After successfully training multiple such models, we were left with deploying them in the browsers. We were aware of technologies used to gain near-native inference performance in browsers, such as WASM with SIMD and multithreading. We explored multiple libraries, however our final choice was exporting the model to ONNX format, and running it using plain JS and onnxruntime-web.
It quickly turned out that something was wrong. The inference was significantly slower than native! After multiple daunting debugging sessions, we found that the multithreading feature uses a SharedArrayBuffer, which is only available when some specific CORS policies are set. It had a notable impact on performance but was still far from native. Finally to reach our desired performance for live video processing, we had to tweak the configuration options of the onnx library.

Implementation

The implementation is as simple as taking the input from the user using video, passing each frame into the neural network, and lastly displaying it on the canvas. This required quite a lot of confusing preprocessing and post-processing work to sync the data format between ONNX and canvas/video, however, the impact on performance is negligible.

Sliders

As mentioned, the used neural network includes of instance normalization layers, which normalize the output to a learned mean and deviation. It turns out that modifying the weights of those layers allows for a change in the style of the output image. The main concern here was finding a way to modify the weights while ensuring the ONNX export functions properly.
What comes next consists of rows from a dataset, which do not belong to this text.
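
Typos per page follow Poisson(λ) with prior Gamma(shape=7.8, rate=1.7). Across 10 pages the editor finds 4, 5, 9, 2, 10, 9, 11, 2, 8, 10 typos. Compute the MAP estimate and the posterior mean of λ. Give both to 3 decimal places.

MAP estimate = 6.564, posterior mean = 6.650

Σ counts = 70. Posterior: Gamma(shape = 7.8+70 = 77.8, rate = 1.7+10 = 11.7).
Mode = (α−1)/β = 76.8/11.7 = 6.564.
Mean = α/β = 77.8/11.7 = 6.650.
Mean > mode: the posterior has a right tail.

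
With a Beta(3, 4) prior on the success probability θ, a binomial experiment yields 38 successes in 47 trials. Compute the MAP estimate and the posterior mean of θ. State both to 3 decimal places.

MAP estimate = 0.769, posterior mean = 0.759

Posterior: Beta(3+38, 4+9) = Beta(41, 13).
Mode = (41−1)/(41+13−2) = 40/52 = 0.769.
Mean = 41/(41+13) = 41/54 = 0.759.
Mode > mean: the posterior has a left tail.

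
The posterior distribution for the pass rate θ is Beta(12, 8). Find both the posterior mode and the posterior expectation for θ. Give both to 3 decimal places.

Mode = (12−1)/(12+8−2) = 11/18 = 0.611.
Mean = 12/(12+8) = 12/20 = 0.600.

MAP = 0.611, posterior mean = 0.600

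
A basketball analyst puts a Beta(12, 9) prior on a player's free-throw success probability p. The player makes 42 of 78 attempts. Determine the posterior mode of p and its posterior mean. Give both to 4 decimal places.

posterior mode = 0.5464, posterior mean = 0.5455

Posterior: Beta(12+42, 9+36) = Beta(54, 45).
Mode = (54−1)/(54+45−2) = 53/97 = 0.5464.
Mean = 54/(54+45) = 54/99 = 0.5455.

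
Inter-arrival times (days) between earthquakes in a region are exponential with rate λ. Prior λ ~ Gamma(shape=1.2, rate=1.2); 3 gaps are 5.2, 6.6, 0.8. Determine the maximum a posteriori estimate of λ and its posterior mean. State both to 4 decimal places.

Σ times = 12.6. Posterior: Gamma(shape = 1.2+3 = 4.2, rate = 1.2+12.6 = 13.8).
Mode = (α−1)/β = 3.2/13.8 = 0.2319.
Mean = α/β = 4.2/13.8 = 0.3043.
Mean > mode: the posterior has a right tail.

maximum a posteriori estimate = 0.2319, posterior mean = 0.3043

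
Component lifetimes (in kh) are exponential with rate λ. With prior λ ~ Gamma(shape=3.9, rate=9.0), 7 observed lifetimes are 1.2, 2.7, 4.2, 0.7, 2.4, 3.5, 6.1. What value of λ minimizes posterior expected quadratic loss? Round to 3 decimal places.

Σ times = 20.8. Posterior: Gamma(shape = 3.9+7 = 10.9, rate = 9.0+20.8 = 29.8).
Mode = (α−1)/β = 9.9/29.8 = 0.332.
Mean = α/β = 10.9/29.8 = 0.366.
Quadratic loss ⇒ the optimal estimator is the posterior mean.

0.366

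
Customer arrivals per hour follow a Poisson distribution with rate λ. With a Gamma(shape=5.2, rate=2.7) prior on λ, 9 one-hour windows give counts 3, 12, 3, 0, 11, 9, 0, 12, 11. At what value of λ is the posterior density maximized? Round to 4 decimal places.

Σ counts = 61. Posterior: Gamma(shape = 5.2+61 = 66.2, rate = 2.7+9 = 11.7).
Mode = (α−1)/β = 65.2/11.7 = 5.5726.
Mean = α/β = 66.2/11.7 = 5.6581.
This is the posterior mode — the MAP estimate.

5.5726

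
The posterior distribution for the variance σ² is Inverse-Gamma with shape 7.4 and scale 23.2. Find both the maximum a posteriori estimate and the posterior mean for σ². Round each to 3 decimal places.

MAP: 2.762. Posterior mean: 3.625.

Mode = β/(α+1) = 23.2/8.4 = 2.762.
Mean = β/(α−1) = 23.2/6.4 = 3.625.
Right-skewed posterior ⇒ mode < mean.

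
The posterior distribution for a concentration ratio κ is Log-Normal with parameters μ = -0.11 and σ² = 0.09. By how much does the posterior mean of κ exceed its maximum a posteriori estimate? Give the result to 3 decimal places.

Mode = exp(μ − σ²) = exp(-0.20) = 0.819.
Mean = exp(μ + σ²/2) = exp(-0.065) = 0.937.
Difference = 0.937 − 0.819 = 0.118.
The mean is pulled above the mode by the posterior's right skew.

0.118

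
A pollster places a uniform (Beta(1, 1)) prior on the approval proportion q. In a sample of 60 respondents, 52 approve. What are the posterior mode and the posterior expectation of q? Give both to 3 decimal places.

Posterior: Beta(1+52, 1+8) = Beta(53, 9).
Mode = (53−1)/(53+9−2) = 52/60 = 0.867.
With a flat prior the MAP equals the MLE, 52/60.
Mean = 53/(53+9) = 53/62 = 0.855.
Mode > mean: the posterior has a left tail.

MAP: 0.867. Posterior mean: 0.855.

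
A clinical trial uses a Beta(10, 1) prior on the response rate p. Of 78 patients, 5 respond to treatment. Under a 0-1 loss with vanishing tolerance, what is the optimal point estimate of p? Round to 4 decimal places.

0.1609

Posterior: Beta(10+5, 1+73) = Beta(15, 74).
Mode = (15−1)/(15+74−2) = 14/87 = 0.1609.
Mean = 15/(15+74) = 15/89 = 0.1685.
This is the posterior mode — the MAP estimate.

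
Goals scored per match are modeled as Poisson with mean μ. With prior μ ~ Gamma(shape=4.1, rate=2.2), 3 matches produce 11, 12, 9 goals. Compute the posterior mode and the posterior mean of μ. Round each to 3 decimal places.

Σ counts = 32. Posterior: Gamma(shape = 4.1+32 = 36.1, rate = 2.2+3 = 5.2).
Mode = (α−1)/β = 35.1/5.2 = 6.750.
Mean = α/β = 36.1/5.2 = 6.942.

MAP: 6.750. Posterior mean: 6.942.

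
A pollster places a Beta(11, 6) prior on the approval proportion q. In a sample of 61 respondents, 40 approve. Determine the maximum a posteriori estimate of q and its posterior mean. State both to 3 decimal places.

q_MAP = 0.658, E[q|data] = 0.654

Posterior: Beta(11+40, 6+21) = Beta(51, 27).
Mode = (51−1)/(51+27−2) = 50/76 = 0.658.
Mean = 51/(51+27) = 51/78 = 0.654.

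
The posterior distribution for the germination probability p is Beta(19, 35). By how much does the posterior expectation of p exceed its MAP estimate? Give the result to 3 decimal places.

Mode = (19−1)/(19+35−2) = 18/52 = 0.346.
Mean = 19/(19+35) = 19/54 = 0.352.
Difference = 0.352 − 0.346 = 0.006.
The posterior is right-skewed, so the mean exceeds the mode.

0.006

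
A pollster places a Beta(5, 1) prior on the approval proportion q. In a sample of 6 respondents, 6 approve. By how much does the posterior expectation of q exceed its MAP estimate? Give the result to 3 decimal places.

Posterior: Beta(5+6, 1+0) = Beta(11, 1).
Since β = 1 ≤ 1 and α > 1, the Beta density is monotone increasing on [0,1]; the mode is at 1.
Mean = 11/(11+1) = 0.917.
Difference = 0.917 − 1.000 = -0.083.

-0.083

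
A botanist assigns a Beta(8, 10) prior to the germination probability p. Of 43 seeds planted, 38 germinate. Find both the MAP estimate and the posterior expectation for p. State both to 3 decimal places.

MAP = 0.763, posterior mean = 0.754

Posterior: Beta(8+38, 10+5) = Beta(46, 15).
Mode = (46−1)/(46+15−2) = 45/59 = 0.763.
Mean = 46/(46+15) = 46/61 = 0.754.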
We managed to perform basic tensor operations within a forward pass of the network. This is an effective way of modifying weights without disrupting the network architecture and the export itself. Additionally it removes the need to re-render the video each time values change, resulting in a seamless user experience.

Final thoughts

The on-device machine learning deployment approach offers a compelling alternative to cloud-based inferencing. However, it is not without its drawbacks. Since this technology is relatively new, the runtimes are still in significant development. Consequently, the process can be time-consuming at times. Nevertheless, if you manage to overcome these challenges and use a lightweight model, it is definitely worth exploring, as it opens up endless possibilities. This is especially relevant with the emergence of technologies like webGPU, making it a valuable investment to delve into this method of ML deployment.